Get into this business model, even if you are a hospital. Especially if you are a hospital. Get into this business and get better at it than any potential competition. Create high-performance bundled programs with deeply managed costs well below the industry median. Get into contracts with large buyers for particular niches in which you give financial and quality performance guarantees. If you can’t guarantee that you can drop the cost and improve the quality, you will lose that business to someone else who can show that track record and give that guarantee.

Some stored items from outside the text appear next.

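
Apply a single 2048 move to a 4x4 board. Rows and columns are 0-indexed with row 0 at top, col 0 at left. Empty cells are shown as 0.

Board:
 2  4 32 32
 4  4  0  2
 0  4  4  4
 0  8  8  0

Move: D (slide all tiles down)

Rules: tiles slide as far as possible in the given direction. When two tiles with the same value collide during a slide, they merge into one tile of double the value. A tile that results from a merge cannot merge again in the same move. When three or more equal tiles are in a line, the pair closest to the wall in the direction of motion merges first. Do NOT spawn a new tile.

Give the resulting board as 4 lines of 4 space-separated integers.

Slide down:
col 0: [2, 4, 0, 0] -> [0, 0, 2, 4]
col 1: [4, 4, 4, 8] -> [0, 4, 8, 8]
col 2: [32, 0, 4, 8] -> [0, 32, 4, 8]
col 3: [32, 2, 4, 0] -> [0, 32, 2, 4]

Answer:  0  0  0  0
 0  4 32 32
 2  8  4  2
 4  8  8  4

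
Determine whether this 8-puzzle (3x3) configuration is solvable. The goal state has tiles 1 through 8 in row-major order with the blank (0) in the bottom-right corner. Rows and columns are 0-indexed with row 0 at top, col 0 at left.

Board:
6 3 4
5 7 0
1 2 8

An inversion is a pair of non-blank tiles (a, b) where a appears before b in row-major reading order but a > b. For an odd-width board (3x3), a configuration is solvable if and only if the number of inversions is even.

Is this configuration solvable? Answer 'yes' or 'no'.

Inversions (pairs i<j in row-major order where tile[i] > tile[j] > 0): 13
13 is odd, so the puzzle is not solvable.

Answer: no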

Put yourself into all the business models that are disrupting you, such as outpatient clinics, community clinics, mobile vans, mini-hospitals, stand-alone emergency departments, onsite clinics, personalized management of complex cases, direct-pay primary care and others. Make these businesses able to compete for market share by unshackling them from hospital pricing and facilities fees.
Risky? Sure, but you do not want to end up being just the super-expensive job shop at the end of the line that every single customer and buyer is making every effort to avoid.